イギリスの週刊誌 The Economistを読んでひとこと

岩にしみ入る蝉の声

7月14日号のLeadersは欧州の復活はどこまで続く?という観測記事を皮切りに、IMFの構造的問題点、パキスタンのモスク突入とその後、エネルギー問題、アメリカの対イラク政策など。

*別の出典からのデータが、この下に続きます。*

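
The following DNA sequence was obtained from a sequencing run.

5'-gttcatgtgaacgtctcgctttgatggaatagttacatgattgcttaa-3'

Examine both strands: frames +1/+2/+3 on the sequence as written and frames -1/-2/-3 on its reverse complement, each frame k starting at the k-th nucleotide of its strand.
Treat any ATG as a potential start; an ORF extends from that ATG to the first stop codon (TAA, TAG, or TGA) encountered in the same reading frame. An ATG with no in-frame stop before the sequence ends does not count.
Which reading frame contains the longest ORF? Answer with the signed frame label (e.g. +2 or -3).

Reverse complement (5'→3'): TTAAGCAATCATGTAACTATTCCATCAAAGCGAGACGTTCACATGAAC
Frame +1: GTT CAT GTG AAC GTC TCG CTT TGA TGG AAT AGT TAC ATG ATT GCT TAA — ATG at 37, stop TAA at 46 → 12 nt.
Frame +2: TTC ATG TGA ACG TCT CGC TTT GAT GGA ATA GTT ACA TGA TTG CTT — ATG at 5, stop TGA at 8 → 6 nt.
Frame +3: TCA TGT GAA CGT CTC GCT TTG ATG GAA TAG TTA CAT GAT TGC TTA — ATG at 24, stop TAG at 30 → 9 nt.
Frame -1: TTA AGC AAT CAT GTA ACT ATT CCA TCA AAG CGA GAC GTT CAC ATG AAC — no ATG→stop ORF.
Frame -2: TAA GCA ATC ATG TAA CTA TTC CAT CAA AGC GAG ACG TTC ACA TGA — ATG at 11, stop TAA at 14 → 6 nt.
Frame -3: AAG CAA TCA TGT AAC TAT TCC ATC AAA GCG AGA CGT TCA CAT GAA — no ATG→stop ORF.
Longest ORF is 12 nt in frame +1 (positions 37–48).

+1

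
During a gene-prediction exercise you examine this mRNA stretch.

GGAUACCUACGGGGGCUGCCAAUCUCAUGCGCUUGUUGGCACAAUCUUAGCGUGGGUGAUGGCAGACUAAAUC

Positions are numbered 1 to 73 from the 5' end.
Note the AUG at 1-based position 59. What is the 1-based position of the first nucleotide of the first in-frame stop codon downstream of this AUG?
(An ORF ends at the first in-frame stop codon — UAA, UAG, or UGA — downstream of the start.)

Codons from position 59: AUG (59–61), GCA (62–64), GAC (65–67), UAA (68–70).
UAA is a stop codon; it begins at position 68.

68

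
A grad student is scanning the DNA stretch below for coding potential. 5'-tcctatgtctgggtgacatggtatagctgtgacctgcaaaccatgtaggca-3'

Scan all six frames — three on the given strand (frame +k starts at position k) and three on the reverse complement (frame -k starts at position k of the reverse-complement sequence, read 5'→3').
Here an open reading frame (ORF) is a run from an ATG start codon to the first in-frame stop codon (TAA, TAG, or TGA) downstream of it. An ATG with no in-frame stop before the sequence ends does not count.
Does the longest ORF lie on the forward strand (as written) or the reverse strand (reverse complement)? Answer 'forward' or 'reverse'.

reverse

Reverse complement (5'→3'): TGCCTACATGGTTTGCAGGTCACAGCTATACCATGTCACCCAGACATAGGA
Frame +1: TCC TAT GTC TGG GTG ACA TGG TAT AGC TGT GAC CTG CAA ACC ATG TAG GCA — ATG at 43, stop TAG at 46 → 6 nt.
Frame +2: CCT ATG TCT GGG TGA CAT GGT ATA GCT GTG ACC TGC AAA CCA TGT AGG — ATG at 5, stop TGA at 14 → 12 nt.
Frame +3: CTA TGT CTG GGT GAC ATG GTA TAG CTG TGA CCT GCA AAC CAT GTA GGC — ATG at 18, stop TAG at 24 → 9 nt.
Frame -1: TGC CTA CAT GGT TTG CAG GTC ACA GCT ATA CCA TGT CAC CCA GAC ATA GGA — no ATG→stop ORF.
Frame -2: GCC TAC ATG GTT TGC AGG TCA CAG CTA TAC CAT GTC ACC CAG ACA TAG — ATG at 8, stop TAG at 47 → 42 nt.
Frame -3: CCT ACA TGG TTT GCA GGT CAC AGC TAT ACC ATG TCA CCC AGA CAT AGG — no ATG→stop ORF.
Forward-strand max 12 nt; reverse-strand max 42 nt. The reverse strand has the longer ORF.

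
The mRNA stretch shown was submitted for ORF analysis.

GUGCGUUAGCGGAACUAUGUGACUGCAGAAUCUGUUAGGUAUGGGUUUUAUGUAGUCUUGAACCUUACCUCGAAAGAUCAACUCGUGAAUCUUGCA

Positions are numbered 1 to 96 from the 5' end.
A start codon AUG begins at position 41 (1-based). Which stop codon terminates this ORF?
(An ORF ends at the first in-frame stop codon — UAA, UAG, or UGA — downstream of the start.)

UAG

Codons from position 41: AUG (41–43), GGU (44–46), UUU (47–49), AUG (50–52), UAG (53–55).
The first in-frame stop codon is UAG.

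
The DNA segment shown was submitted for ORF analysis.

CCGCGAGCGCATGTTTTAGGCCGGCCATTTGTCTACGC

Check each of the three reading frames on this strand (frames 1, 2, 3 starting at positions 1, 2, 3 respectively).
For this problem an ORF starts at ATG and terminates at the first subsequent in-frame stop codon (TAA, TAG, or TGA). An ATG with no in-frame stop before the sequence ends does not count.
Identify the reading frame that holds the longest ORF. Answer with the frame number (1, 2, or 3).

Frame 1: CCG CGA GCG CAT GTT TTA GGC CGG CCA TTT GTC TAC — no ATG→stop ORF.
Frame 2: CGC GAG CGC ATG TTT TAG GCC GGC CAT TTG TCT ACG — ATG at 11, stop TAG at 17 → 9 nt.
Frame 3: GCG AGC GCA TGT TTT AGG CCG GCC ATT TGT CTA CGC — no ATG→stop ORF.
Longest ORF is 9 nt in frame 2 (positions 11–19).

2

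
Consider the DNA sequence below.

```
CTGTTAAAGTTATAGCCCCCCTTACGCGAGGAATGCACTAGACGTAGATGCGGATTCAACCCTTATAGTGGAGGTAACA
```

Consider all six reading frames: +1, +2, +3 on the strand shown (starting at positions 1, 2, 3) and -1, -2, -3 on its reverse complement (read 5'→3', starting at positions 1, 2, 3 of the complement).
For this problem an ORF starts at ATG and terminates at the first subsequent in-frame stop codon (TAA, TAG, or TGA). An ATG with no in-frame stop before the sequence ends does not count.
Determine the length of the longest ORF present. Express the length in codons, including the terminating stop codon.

Reverse complement (5'→3'): TGTTACCTCCACTATAAGGGTTGAATCCGCATCTACGTCTAGTGCATTCCTCGCGTAAGGGGGGCTATAACTTTAACAG
Frame +1: CTG TTA AAG TTA TAG CCC CCC TTA CGC GAG GAA TGC ACT AGA CGT AGA TGC GGA TTC AAC CCT TAT AGT GGA GGT AAC — no ATG→stop ORF.
Frame +2: TGT TAA AGT TAT AGC CCC CCT TAC GCG AGG AAT GCA CTA GAC GTA GAT GCG GAT TCA ACC CTT ATA GTG GAG GTA ACA — no ATG→stop ORF.
Frame +3: GTT AAA GTT ATA GCC CCC CTT ACG CGA GGA ATG CAC TAG ACG TAG ATG CGG ATT CAA CCC TTA TAG TGG AGG TAA — ATG at 33, stop TAG at 39 → 9 nt; ATG at 48, stop TAG at 66 → 21 nt.
Frame -1: TGT TAC CTC CAC TAT AAG GGT TGA ATC CGC ATC TAC GTC TAG TGC ATT CCT CGC GTA AGG GGG GCT ATA ACT TTA ACA — no ATG→stop ORF.
Frame -2: GTT ACC TCC ACT ATA AGG GTT GAA TCC GCA TCT ACG TCT AGT GCA TTC CTC GCG TAA GGG GGG CTA TAA CTT TAA CAG — no ATG→stop ORF.
Frame -3: TTA CCT CCA CTA TAA GGG TTG AAT CCG CAT CTA CGT CTA GTG CAT TCC TCG CGT AAG GGG GGC TAT AAC TTT AAC — no ATG→stop ORF.
Longest: frame +3, positions 48–68, 21 nt = 7 codons = 6 aa. → 7 codons.

7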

今週も特集記事がなく、割と薄めなのですが、アメリカが戦争でてこずり、ヨーロッパが内政でてこずり、イスラム社会はイデオロギーにてこずっていることの報告だと、精読しても「なんだ、またこの話かよ」と思わずつぶやいてしまいそうな感じですね。自由貿易の保護者たるThe Economistのぶれない意見はといえば、アメリカはしっかりと戦争を終わらせて自由貿易を進めよ、ヨーロッパは先進的改革を続けて自由貿易に貢献せよ、その他の国もイデオロギーや貧困を何とか克服して自由貿易に参加せよ、というものであり、その根幹はたとえ太陽が西から昇ろうとも変わるものではないのですが、それだけに「すでに起こった話」に関する「すでに見当のついた報道」だけだとあたかも「そこには何もなかったかのような」不思議な感覚さえ覚えてしまいます。耳を劈くばかりの蝉の声が聞こえる中で芭蕉が読んだ「静かさ」とは少し違うかも知れませんが、馴れがかもし出す不思議な感覚という意味では近いものがあるのかな、と思いまして。

東京は台風一過、午前中は晴れて暑かったです。今週も薄さにめげず、しっかりと読み込んでみたいと思います。